Pertanyaan Seputar Musafir dan Qashar Sholat

Berapa lama status musafir masih boleh qashar sholat?

Menurut Mazhab Syafi'i dan Maliki, musafir boleh mengqashar sholat jika berniat menetap kurang dari 4 hari di daerah tujuan.

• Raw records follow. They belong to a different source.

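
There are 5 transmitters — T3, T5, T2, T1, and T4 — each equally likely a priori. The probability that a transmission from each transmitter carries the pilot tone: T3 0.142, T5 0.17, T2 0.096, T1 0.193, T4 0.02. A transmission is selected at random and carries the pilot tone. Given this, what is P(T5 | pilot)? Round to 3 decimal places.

Since the prior is uniform, the posterior is proportional to the likelihood:
  T3: 0.142
  T5: 0.17
  T2: 0.096
  T1: 0.193
  T4: 0.02
Normalizing constant = 0.621.
P(T5 | evidence) = 0.17 / 0.621 ≈ 0.274.

0.274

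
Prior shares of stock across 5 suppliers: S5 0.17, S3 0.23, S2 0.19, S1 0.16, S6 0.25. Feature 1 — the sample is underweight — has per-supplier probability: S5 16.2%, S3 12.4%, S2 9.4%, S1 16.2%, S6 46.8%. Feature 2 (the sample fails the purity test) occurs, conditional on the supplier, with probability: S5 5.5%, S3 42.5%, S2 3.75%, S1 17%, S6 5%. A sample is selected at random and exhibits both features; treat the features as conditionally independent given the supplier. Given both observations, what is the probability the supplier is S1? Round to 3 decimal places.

Compute prior × likelihood for every hypothesis:
  S5: 0.17 × 0.162 × 0.055 = 0.0015147
  S3: 0.23 × 0.124 × 0.425 = 0.012121
  S2: 0.19 × 0.094 × 0.0375 = 0.00066975
  S1: 0.16 × 0.162 × 0.17 = 0.0044064
  S6: 0.25 × 0.468 × 0.05 = 0.00585
Total = 0.02456185.
P(S1 | evidence) = 0.0044064 / 0.02456185 ≈ 0.179.

0.179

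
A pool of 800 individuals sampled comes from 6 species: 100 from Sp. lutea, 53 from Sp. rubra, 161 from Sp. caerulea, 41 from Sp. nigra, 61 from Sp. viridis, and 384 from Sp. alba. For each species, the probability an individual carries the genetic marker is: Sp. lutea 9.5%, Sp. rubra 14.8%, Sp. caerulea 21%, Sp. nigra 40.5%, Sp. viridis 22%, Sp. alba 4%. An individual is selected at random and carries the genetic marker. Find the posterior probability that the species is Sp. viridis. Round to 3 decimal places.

Compute prior × likelihood for every hypothesis:
  Sp. lutea: 0.125 × 0.095 = 0.011875
  Sp. rubra: 0.06625 × 0.148 = 0.009805
  Sp. caerulea: 0.20125 × 0.21 = 0.0422625
  Sp. nigra: 0.05125 × 0.405 = 0.02075625
  Sp. viridis: 0.07625 × 0.22 = 0.016775
  Sp. alba: 0.48 × 0.04 = 0.0192
Total = 0.12067375.
P(Sp. viridis | evidence) = 0.016775 / 0.12067375 ≈ 0.139.

0.139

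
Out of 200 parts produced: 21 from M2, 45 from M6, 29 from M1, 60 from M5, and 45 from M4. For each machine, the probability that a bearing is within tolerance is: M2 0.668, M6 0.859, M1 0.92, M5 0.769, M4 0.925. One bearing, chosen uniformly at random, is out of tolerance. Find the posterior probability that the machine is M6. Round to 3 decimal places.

0.193

Taking complements, P(oversize | each) = M2 0.332, M6 0.141, M1 0.08, M5 0.231, M4 0.075.
Compute prior × likelihood for every hypothesis:
  M2: 0.105 × 0.332 = 0.03486
  M6: 0.225 × 0.141 = 0.031725
  M1: 0.145 × 0.08 = 0.0116
  M5: 0.3 × 0.231 = 0.0693
  M4: 0.225 × 0.075 = 0.016875
Total = 0.16436.
P(M6 | evidence) = 0.031725 / 0.16436 ≈ 0.193.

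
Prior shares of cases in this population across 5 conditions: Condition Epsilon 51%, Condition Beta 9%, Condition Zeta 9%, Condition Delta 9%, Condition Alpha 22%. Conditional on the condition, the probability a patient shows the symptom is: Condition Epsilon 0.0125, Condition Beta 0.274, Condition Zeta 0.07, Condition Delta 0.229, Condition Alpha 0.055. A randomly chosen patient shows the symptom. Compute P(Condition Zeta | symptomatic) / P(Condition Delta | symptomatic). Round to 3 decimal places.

0.306

Compute prior × likelihood for every hypothesis:
  Condition Epsilon: 0.51 × 0.0125 = 0.006375
  Condition Beta: 0.09 × 0.274 = 0.02466
  Condition Zeta: 0.09 × 0.07 = 0.0063
  Condition Delta: 0.09 × 0.229 = 0.02061
  Condition Alpha: 0.22 × 0.055 = 0.0121
Total = 0.070045.
The ratio is 0.0063 / 0.02061 (the normalizer cancels) = 0.306.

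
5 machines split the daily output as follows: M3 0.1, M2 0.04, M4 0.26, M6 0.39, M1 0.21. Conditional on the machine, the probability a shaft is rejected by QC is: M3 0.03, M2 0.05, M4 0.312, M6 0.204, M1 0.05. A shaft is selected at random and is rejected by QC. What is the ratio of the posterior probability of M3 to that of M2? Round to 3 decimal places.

1.500

By Bayes' rule, posterior ∝ prior × likelihood:
  M3: 0.1 × 0.03 = 0.003
  M2: 0.04 × 0.05 = 0.002
  M4: 0.26 × 0.312 = 0.08112
  M6: 0.39 × 0.204 = 0.07956
  M1: 0.21 × 0.05 = 0.0105
Normalizing constant = 0.17618.
The ratio is 0.003 / 0.002 (the normalizer cancels) = 1.500.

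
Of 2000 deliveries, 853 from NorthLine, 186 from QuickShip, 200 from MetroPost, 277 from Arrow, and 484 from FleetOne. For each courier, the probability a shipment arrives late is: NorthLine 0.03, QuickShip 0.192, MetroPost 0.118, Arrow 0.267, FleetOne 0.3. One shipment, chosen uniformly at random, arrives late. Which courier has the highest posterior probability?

By Bayes' rule, posterior ∝ prior × likelihood:
  NorthLine: 0.4265 × 0.03 = 0.012795
  QuickShip: 0.093 × 0.192 = 0.017856
  MetroPost: 0.1 × 0.118 = 0.0118
  Arrow: 0.1385 × 0.267 = 0.0369795
  FleetOne: 0.242 × 0.3 = 0.0726
Sum = 0.1520305.
Largest term belongs to FleetOne, so FleetOne is most probable.

FleetOne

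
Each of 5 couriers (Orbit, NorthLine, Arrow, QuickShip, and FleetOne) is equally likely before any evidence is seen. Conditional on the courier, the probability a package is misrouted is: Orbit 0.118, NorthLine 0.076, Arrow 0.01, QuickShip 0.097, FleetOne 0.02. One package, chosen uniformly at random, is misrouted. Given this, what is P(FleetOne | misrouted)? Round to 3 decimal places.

Since the prior is uniform, the posterior is proportional to the likelihood:
  Orbit: 0.118
  NorthLine: 0.076
  Arrow: 0.01
  QuickShip: 0.097
  FleetOne: 0.02
Normalizing constant = 0.321.
P(FleetOne | evidence) = 0.02 / 0.321 ≈ 0.062.

0.062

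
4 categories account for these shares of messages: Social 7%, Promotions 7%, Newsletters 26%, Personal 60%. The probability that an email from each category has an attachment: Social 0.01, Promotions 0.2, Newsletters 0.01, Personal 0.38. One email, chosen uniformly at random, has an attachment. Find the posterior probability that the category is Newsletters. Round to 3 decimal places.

0.011

Compute prior × likelihood for every hypothesis:
  Social: 0.07 × 0.01 = 0.0007
  Promotions: 0.07 × 0.2 = 0.014
  Newsletters: 0.26 × 0.01 = 0.0026
  Personal: 0.6 × 0.38 = 0.228
Sum = 0.2453.
P(Newsletters | evidence) = 0.0026 / 0.2453 ≈ 0.011.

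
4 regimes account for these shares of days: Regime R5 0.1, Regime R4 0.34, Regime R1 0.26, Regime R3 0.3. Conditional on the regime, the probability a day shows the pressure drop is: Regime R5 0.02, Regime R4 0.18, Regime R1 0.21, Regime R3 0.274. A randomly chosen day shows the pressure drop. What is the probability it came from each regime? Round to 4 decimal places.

Regime R5 0.0100, Regime R4 0.3060, Regime R1 0.2730, Regime R3 0.4110

Prior × likelihood for each hypothesis:
  Regime R5: 0.1 × 0.02 = 0.002
  Regime R4: 0.34 × 0.18 = 0.0612
  Regime R1: 0.26 × 0.21 = 0.0546
  Regime R3: 0.3 × 0.274 = 0.0822
Normalizing constant = 0.2.
P(Regime R5 | drop) = 0.002/0.2 ≈ 0.0100
P(Regime R4 | drop) = 0.0612/0.2 ≈ 0.3060
P(Regime R1 | drop) = 0.0546/0.2 ≈ 0.2730
P(Regime R3 | drop) = 0.0822/0.2 ≈ 0.4110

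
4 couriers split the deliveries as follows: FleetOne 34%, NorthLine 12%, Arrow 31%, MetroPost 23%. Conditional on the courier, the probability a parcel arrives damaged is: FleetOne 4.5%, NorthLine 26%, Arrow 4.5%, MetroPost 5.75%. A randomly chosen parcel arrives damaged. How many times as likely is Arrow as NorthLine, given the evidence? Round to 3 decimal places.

0.447

Compute prior × likelihood for every hypothesis:
  FleetOne: 0.34 × 0.045 = 0.0153
  NorthLine: 0.12 × 0.26 = 0.0312
  Arrow: 0.31 × 0.045 = 0.01395
  MetroPost: 0.23 × 0.0575 = 0.013225
Total = 0.073675.
The ratio is 0.01395 / 0.0312 (the normalizer cancels) = 0.447.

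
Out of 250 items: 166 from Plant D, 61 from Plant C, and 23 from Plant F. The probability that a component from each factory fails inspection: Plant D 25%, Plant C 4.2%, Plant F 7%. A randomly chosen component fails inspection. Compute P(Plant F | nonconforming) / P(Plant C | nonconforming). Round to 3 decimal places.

0.628

By Bayes' rule, posterior ∝ prior × likelihood:
  Plant D: 0.664 × 0.25 = 0.166
  Plant C: 0.244 × 0.042 = 0.010248
  Plant F: 0.092 × 0.07 = 0.00644
Total = 0.182688.
The ratio is 0.00644 / 0.010248 (the normalizer cancels) = 0.628.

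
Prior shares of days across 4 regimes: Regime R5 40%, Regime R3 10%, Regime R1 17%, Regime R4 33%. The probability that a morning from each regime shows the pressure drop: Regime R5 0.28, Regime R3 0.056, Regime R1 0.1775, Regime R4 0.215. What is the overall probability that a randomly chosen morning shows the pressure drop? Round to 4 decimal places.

By Bayes' rule, posterior ∝ prior × likelihood:
  Regime R5: 0.4 × 0.28 = 0.112
  Regime R3: 0.1 × 0.056 = 0.0056
  Regime R1: 0.17 × 0.1775 = 0.030175
  Regime R4: 0.33 × 0.215 = 0.07095
P(drop) = 0.112 + 0.0056 + 0.030175 + 0.07095 = 0.218725 → 0.2187.

0.2187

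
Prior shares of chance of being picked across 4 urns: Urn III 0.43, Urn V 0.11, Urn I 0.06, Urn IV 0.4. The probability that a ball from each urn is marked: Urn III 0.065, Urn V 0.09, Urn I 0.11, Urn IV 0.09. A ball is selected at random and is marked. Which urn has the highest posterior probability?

Urn IV

Prior × likelihood for each hypothesis:
  Urn III: 0.43 × 0.065 = 0.02795
  Urn V: 0.11 × 0.09 = 0.0099
  Urn I: 0.06 × 0.11 = 0.0066
  Urn IV: 0.4 × 0.09 = 0.036
Normalizing constant = 0.08045.
Largest term belongs to Urn IV, so Urn IV is most probable.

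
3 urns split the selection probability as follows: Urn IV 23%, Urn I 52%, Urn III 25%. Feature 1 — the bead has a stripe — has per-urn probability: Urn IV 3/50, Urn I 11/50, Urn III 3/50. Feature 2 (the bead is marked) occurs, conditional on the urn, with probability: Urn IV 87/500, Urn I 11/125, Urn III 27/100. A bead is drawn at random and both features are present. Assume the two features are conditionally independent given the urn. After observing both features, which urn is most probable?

Compute prior × likelihood for every hypothesis:
  Urn IV: 0.23 × 0.06 × 0.174 = 0.0024012
  Urn I: 0.52 × 0.22 × 0.088 = 0.0100672
  Urn III: 0.25 × 0.06 × 0.27 = 0.00405
Sum = 0.0165184.
Largest term belongs to Urn I, so Urn I is most probable.

Urn I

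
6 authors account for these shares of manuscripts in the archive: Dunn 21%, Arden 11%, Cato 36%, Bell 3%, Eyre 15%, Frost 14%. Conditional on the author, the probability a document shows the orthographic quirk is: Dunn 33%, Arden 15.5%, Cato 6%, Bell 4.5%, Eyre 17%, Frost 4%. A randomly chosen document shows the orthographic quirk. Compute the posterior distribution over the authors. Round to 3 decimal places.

Prior × likelihood for each hypothesis:
  Dunn: 0.21 × 0.33 = 0.0693
  Arden: 0.11 × 0.155 = 0.01705
  Cato: 0.36 × 0.06 = 0.0216
  Bell: 0.03 × 0.045 = 0.00135
  Eyre: 0.15 × 0.17 = 0.0255
  Frost: 0.14 × 0.04 = 0.0056
Normalizing constant = 0.1404.
P(Dunn | quirk) = 0.0693/0.1404 ≈ 0.494
P(Arden | quirk) = 0.01705/0.1404 ≈ 0.121
P(Cato | quirk) = 0.0216/0.1404 ≈ 0.154
P(Bell | quirk) = 0.00135/0.1404 ≈ 0.010
P(Eyre | quirk) = 0.0255/0.1404 ≈ 0.182
P(Frost | quirk) = 0.0056/0.1404 ≈ 0.040

Dunn 0.494, Arden 0.121, Cato 0.154, Bell 0.010, Eyre 0.182, Frost 0.040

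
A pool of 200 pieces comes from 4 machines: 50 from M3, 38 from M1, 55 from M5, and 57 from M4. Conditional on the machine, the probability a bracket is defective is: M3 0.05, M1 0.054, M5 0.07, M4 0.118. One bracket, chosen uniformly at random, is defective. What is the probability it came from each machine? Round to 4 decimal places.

M3 0.1653, M1 0.1356, M5 0.2545, M4 0.4446

Prior × likelihood for each hypothesis:
  M3: 0.25 × 0.05 = 0.0125
  M1: 0.19 × 0.054 = 0.01026
  M5: 0.275 × 0.07 = 0.01925
  M4: 0.285 × 0.118 = 0.03363
Normalizing constant = 0.07564.
P(M3 | defective) = 0.0125/0.07564 ≈ 0.1653
P(M1 | defective) = 0.01026/0.07564 ≈ 0.1356
P(M5 | defective) = 0.01925/0.07564 ≈ 0.2545
P(M4 | defective) = 0.03363/0.07564 ≈ 0.4446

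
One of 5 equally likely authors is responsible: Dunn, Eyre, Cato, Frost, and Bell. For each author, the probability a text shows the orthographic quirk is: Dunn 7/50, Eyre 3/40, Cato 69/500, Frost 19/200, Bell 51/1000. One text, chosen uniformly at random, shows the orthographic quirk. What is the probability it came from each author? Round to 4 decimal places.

Since the prior is uniform, the posterior is proportional to the likelihood:
  Dunn: 0.14
  Eyre: 0.075
  Cato: 0.138
  Frost: 0.095
  Bell: 0.051
Normalizing constant = 0.499.
P(Dunn | quirk) = 0.14/0.499 ≈ 0.2806
P(Eyre | quirk) = 0.075/0.499 ≈ 0.1503
P(Cato | quirk) = 0.138/0.499 ≈ 0.2766
P(Frost | quirk) = 0.095/0.499 ≈ 0.1904
P(Bell | quirk) = 0.051/0.499 ≈ 0.1022

Dunn 0.2806, Eyre 0.1503, Cato 0.2766, Frost 0.1904, Bell 0.1022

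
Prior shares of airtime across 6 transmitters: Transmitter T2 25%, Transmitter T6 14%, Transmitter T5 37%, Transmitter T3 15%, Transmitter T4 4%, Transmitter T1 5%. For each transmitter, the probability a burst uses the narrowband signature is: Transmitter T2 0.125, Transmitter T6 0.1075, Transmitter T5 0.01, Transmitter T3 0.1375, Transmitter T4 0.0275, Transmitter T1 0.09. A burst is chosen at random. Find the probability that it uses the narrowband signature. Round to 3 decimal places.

0.076

Unnormalized posteriors (prior × likelihood):
  Transmitter T2: 0.25 × 0.125 = 0.03125
  Transmitter T6: 0.14 × 0.1075 = 0.01505
  Transmitter T5: 0.37 × 0.01 = 0.0037
  Transmitter T3: 0.15 × 0.1375 = 0.020625
  Transmitter T4: 0.04 × 0.0275 = 0.0011
  Transmitter T1: 0.05 × 0.09 = 0.0045
P(narrowband) = 0.03125 + 0.01505 + 0.0037 + 0.020625 + 0.0011 + 0.0045 = 0.076225 → 0.076.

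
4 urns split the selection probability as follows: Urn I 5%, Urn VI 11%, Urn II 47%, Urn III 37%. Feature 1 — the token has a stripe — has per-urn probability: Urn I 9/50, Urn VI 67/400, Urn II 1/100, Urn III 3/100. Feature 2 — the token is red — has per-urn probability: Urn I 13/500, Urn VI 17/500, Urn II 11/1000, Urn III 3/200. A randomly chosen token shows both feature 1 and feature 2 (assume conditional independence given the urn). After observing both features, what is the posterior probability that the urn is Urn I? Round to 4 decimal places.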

Jika ia tidak mengetahui secara pasti kapan urusannya selesai, ia boleh terus mengqashar hingga urusannya rampung dan ia kembali pulang.

Apakah musafir yang pulang ke rumah orang tua boleh mengqashar sholat?

Menurut MazhabSyafi'i dan Hanafi, seseorang yang pulang ke rumah orang tua atau mertuanya akan kehilangan status musafirnya saat tiba di sana. Hal ini karena rumah orang tua dianggap sebagai rumah yang telah menjadi adat kebiasaan (al-Urf), sehingga ia harus menyempurnakan shalatnya (itmam).

Shalat apa saja yang boleh diqashar?

Qashar hanya diperbolehkan untuk shalat fardhu yang berjumlah empat rakaat, yaitu shalat Zuhur, Asar, dan Isya. Ketiganya dikerjakan menjadi dua rakaat.

Kapan waktu yang tepat bagi musafir mulai melaksanakan shalat qashar?

Musafir baru diperbolehkan mengqashar shalatnya sesaat setelah ia telah keluar dari batas kota atau permukiman tempat tinggalnya.

Jika saya berniat berlibur 1 minggu di luar kota, bolehkah qashar shalat saat di hotel?

Tidak boleh. Karena sejak awal Anda telah berniat menetap melebihi batas maksimal (lebih dari 4 hari), maka status Anda sesampainya di hotel adalah mukim. Anda wajib menyempurnakan shalat menjadi empat rakaat (itmam) selama berada di sana.